Há quase dois meses (desde 21 de julho), está parado no Senado o projeto de Lei 795/2020, que permite a suspensão, durante a pandemia do coronavírus, do pagamento das prestações habitacionais pelos mutuários da Faixa 1 do MCMV. Como lembra Sérgio Takemoto, a Fenae defende, desde o início da crise econômica provocada pela covid-19, a pausa no pagamento das prestações por esta parcela da população, a exemplo do que foi concedido peĺo governo para outros mutuários e grupos do Minha Casa Minha Vida.
“Essas famílias que compõem a Faixa 1 também estão sem renda e mal têm condições de se sustentar. Imagine, manter o pagamento das prestações”, observa Takemoto. “Vamos continuar defendendo a manutenção dos programas sociais no país; inclusive, a retomada dos investimentos à Faixa 1 do MCMV”, completa o presidente da Federação.
DESCASO DO GOVERNO — A exclusão dos brasileiros mais necessitados das políticas habitacionais do governo Bolsonaro vem sendo denunciada há meses pela Fenae. Conforme alertas feitos pela entidade junto a diferentes órgãos do Executivo federal, esta parcela da população continua sendo a única não beneficiada pelas pausas no pagamento das prestações da casa própria.
No final de julho, a Fenae enviou ofícios à direção da Caixa e também ao Ministério do Desenvolvimento Regional (MDR) solicitando informações sobre a não inclusão da Faixa 1 do Minha Casa Minha Vida em nova prorrogação da suspensão do pagamento dos financiamentos habitacionais. Em maio e julho, o governo concedeu e prorrogou pausas na quitação das prestações — em um total de 180 dias — para todos os mutuários do país, incluindo três faixas do MCMV: 1,5, 2 e 3.
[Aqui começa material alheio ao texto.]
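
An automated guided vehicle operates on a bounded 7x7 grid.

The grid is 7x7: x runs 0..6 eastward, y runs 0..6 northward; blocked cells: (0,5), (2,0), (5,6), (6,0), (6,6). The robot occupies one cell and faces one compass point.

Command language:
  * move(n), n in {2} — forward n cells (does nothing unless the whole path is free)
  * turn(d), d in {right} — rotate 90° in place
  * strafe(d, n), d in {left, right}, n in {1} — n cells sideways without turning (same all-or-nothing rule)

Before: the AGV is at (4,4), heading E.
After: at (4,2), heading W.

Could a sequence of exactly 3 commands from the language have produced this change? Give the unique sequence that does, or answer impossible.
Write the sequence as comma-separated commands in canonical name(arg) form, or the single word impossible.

key: cell and facing (now W) both changed — the 3 commands mix motion and turning
begin: at (4,4), heading E
step 1 (turn(right)): at (4,4), heading S
step 2 (move(2)): at (4,2), heading S
step 3 (turn(right)): at (4,2), heading W
no other 3-command option fits: unique.

turn(right), move(2), turn(right)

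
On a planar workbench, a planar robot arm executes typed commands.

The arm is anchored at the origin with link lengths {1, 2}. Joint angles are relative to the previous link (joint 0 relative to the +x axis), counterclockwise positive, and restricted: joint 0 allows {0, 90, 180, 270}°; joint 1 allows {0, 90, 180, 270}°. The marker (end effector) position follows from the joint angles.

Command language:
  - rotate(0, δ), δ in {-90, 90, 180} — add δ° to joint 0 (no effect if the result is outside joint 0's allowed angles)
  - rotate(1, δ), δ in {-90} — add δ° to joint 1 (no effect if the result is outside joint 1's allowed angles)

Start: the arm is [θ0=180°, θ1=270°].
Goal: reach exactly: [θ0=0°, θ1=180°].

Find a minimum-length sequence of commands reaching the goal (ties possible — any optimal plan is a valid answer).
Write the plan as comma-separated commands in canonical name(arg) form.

rotate(0, 180), rotate(1, -90)

from: [θ0=180°, θ1=270°]
1. rotate(0, 180) → [θ0=0°, θ1=270°]
2. rotate(1, -90) → [θ0=0°, θ1=180°]
shorter routes all fall short; 2 is best.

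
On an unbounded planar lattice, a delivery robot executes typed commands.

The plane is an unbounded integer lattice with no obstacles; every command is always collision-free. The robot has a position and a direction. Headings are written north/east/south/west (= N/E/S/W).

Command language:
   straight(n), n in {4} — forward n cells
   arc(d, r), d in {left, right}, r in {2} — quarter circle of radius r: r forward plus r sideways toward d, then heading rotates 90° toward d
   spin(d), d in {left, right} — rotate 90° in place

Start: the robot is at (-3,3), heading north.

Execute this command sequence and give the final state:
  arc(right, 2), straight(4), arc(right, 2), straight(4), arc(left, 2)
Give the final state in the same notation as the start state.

at (7,-3), heading east

t0: at (-3,3), heading north
1. arc(right, 2) → at (-1,5), heading east
2. straight(4) → at (3,5), heading east
3. arc(right, 2) → at (5,3), heading south
4. straight(4) → at (5,-1), heading south
5. arc(left, 2) → at (7,-3), heading east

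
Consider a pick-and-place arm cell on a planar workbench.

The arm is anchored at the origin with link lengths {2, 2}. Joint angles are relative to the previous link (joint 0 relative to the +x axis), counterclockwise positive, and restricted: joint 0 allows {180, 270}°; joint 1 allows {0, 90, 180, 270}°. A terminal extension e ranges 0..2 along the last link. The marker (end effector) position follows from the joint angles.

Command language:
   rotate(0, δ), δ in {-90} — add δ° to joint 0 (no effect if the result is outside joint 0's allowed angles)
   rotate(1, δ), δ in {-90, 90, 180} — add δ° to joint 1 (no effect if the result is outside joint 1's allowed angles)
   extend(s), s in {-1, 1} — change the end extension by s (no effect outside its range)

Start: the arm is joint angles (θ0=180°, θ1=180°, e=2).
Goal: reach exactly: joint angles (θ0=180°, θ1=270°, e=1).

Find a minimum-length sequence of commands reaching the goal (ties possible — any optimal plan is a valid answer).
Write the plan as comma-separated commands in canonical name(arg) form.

t0: joint angles (θ0=180°, θ1=180°, e=2)
1. extend(-1) → joint angles (θ0=180°, θ1=180°, e=1)
2. rotate(1, 90) → joint angles (θ0=180°, θ1=270°, e=1)
nothing shorter than 2 reaches the goal.

extend(-1), rotate(1, 90)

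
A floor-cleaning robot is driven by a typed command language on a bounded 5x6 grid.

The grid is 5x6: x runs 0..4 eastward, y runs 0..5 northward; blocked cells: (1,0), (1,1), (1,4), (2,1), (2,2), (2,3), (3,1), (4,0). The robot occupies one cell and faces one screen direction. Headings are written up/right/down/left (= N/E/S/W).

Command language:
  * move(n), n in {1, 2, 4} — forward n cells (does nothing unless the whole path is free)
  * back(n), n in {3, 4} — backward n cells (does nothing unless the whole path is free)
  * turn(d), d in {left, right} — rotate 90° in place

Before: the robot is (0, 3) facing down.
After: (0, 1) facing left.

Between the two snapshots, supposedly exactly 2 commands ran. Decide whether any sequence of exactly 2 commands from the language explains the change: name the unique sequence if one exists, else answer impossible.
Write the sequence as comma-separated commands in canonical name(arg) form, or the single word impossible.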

BAIXA RENDA — Além de não ser prioridade do atual governo manter os financiamentos para os brasileiros mais carentes, há milhares de unidades da Faixa 1 do Minha Casa Minha Vida aguardando recursos federais para serem finalizadas e entregues.
O secretário nacional de Habitação do MDR, Alfredo Eduardo dos Santos, afirmou publicamente, ainda no primeiro semestre deste ano, que “não deverá haver atualização” em relação à faixa que atende a famílias com renda até R$ 1,8 mil. “Não temos imaginado alteração nessa [faixa de] renda pois consome muito subsídio”, disse o secretário, durante videoconferências com a Câmara Brasileira da Indústria da Construção (CBIC) e a Associação Brasileira das Incorporadoras Imobiliárias (Abrainc).
MUDANÇAS — O Casa Verde e Amarela modifica programas e legislações anteriores ao mesmo tempo em que suprime o papel de controle social previsto na lei do Sistema e Fundo Nacional de Habitação de Interesse Social (SNHIS). A lei do Fundo de Desenvolvimento Social (FDS) é alterada e as definições sobre financiamentos, taxas aplicadas e outros critérios deixam de ser realizados dentro do SNHIS e passam a ocorrer apenas no âmbito do Conselho Curador do FGTS, com a Caixa na condição de agente operador.